Ja, PWM: http://www.corsair.com/media/catalo...08d6e5fb8d27136e95/h/1/h100_fanconnectors.png


----------



## XeonB (26. Juli 2011)

Was heißt das ? Wie kann das eine Profile fix sein und das andere nicht? Stelle wohl mit dem Knopf die maximale voltzahl ein, oder? Wenn das so ist ist das wie meune manuelle Steuerung der Gehäuselufter - aber aus dem Bild werde ich nicht schlau. Bedeutet pwm stufenlos?
Ist der Knopf ein reiner poti? 
Oder steuert die Einheit dann bis zu (up to) der max Voltzahl?
Wer hat eine klare Antwort?


----------



## tripod (26. Juli 2011)

"normale" lüfter haben einen 3-pin stromanschluss, diese sind mittels lüftersteuerung oder adapterkabel (z.b. auf 9 oder 5 volt) regelbar.

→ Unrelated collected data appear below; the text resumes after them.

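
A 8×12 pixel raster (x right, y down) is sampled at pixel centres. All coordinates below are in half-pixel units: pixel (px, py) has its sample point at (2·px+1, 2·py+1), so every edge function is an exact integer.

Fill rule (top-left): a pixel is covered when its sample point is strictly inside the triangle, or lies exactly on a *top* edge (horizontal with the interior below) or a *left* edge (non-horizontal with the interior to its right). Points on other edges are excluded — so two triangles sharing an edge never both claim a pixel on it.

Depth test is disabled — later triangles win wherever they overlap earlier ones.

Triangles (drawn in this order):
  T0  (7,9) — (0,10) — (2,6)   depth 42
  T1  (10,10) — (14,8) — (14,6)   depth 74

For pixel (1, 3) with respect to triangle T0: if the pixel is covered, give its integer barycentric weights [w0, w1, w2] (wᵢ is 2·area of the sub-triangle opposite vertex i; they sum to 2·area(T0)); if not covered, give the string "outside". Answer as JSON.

T0:
  2·area = 26
  edge (7, 9)→(0, 10): d=(-7,1) right/bottom  bias=-1
  edge (0, 10)→(2, 6): d=(2,-4) top-left  bias=+0
  edge (2, 6)→(7, 9): d=(5,3) right/bottom  bias=-1
    (1,3)@(3, 7): e=[18,6,2] → #
    (2,3)@(5, 7): e=[16,14,-4] → ·
    (0,4)@(1, 9): e=[6,2,18] → #
    (2,4)@(5, 9): e=[2,18,6] → #
    (3,4)@(7, 9): e=[0,26,0] → ·  [on edge]
    (0,5)@(1, 11): e=[-8,6,28] → ·
    (1,5)@(3, 11): e=[-10,14,22] → ·
    (2,5)@(5, 11): e=[-12,22,16] → ·
  covered (4 px):
    · · · · · · · ·
    · · · · · · · ·
    · · · · · · · ·
    · # · · · · · ·
    # # # · · · · ·
    · · · · · · · ·
    · · · · · · · ·
    · · · · · · · ·
    · · · · · · · ·
    · · · · · · · ·
    · · · · · · · ·
    · · · · · · · ·
T1:
  2·area = 8  (B↔C swapped to make it positive)
  edge (10, 10)→(14, 6): d=(4,-4) top-left  bias=+0
  edge (14, 6)→(14, 8): d=(0,2) right/bottom  bias=-1
  edge (14, 8)→(10, 10): d=(-4,2) right/bottom  bias=-1
    (7,2)@(15, 5): e=[0,-2,10] → ·  [on edge]
    (6,3)@(13, 7): e=[0,2,6] → #  [on edge]
    (7,3)@(15, 7): e=[8,-2,2] → ·
    (5,4)@(11, 9): e=[0,6,2] → #  [on edge]
    (6,4)@(13, 9): e=[8,2,-2] → ·
    (4,5)@(9, 11): e=[0,10,-2] → ·  [on edge]
    (5,5)@(11, 11): e=[8,6,-6] → ·
    (3,6)@(7, 13): e=[0,14,-6] → ·  [on edge]
    (2,7)@(5, 15): e=[0,18,-10] → ·  [on edge]
    (1,8)@(3, 17): e=[0,22,-14] → ·  [on edge]
    (0,9)@(1, 19): e=[0,26,-18] → ·  [on edge]
  covered (2 px):
    · · · · · · · ·
    · · · · · · · ·
    · · · · · · · ·
    · · · · · · # ·
    · · · · · # · ·
    · · · · · · · ·
    · · · · · · · ·
    · · · · · · · ·
    · · · · · · · ·
    · · · · · · · ·
    · · · · · · · ·
    · · · · · · · ·

Result: [6,2,18]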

bei pwm-anschlüssen handelt es sich um 4-pin anschlüsse an lüftern (cpu-lüfter) welche dann vom board gesteuert gesteuert werden. steigt die cpu-temperatur bekommt der lüfter mehr volt und dreht schneller

ein lüfter mit 3-pin stromanschluss lässt sich auch an einen 4-pin stecker anschliessen und dreht dann immer mit vollen 12 volt.
andersherum geht das auch, allerdings muss man dann einen der beiden stecker modifizieren bzw ersetzen.


----------



## XeonB (27. Juli 2011)

Ok das heißt, dass ich die Lüfter der h100 per Kabel an meine scythe anschließen kann und je nach wunsch aufdrehen. 
Was ich trotzdem nicht verstehe warum 4pin Anschlüsse auf der Pumpe sind und diese nicht per Wassertemperatur geregelt werden - echter Nepp


----------



## tripod (27. Juli 2011)

"kann" schon, aber nur wenn du die anschlüsse der lüfter umbaust.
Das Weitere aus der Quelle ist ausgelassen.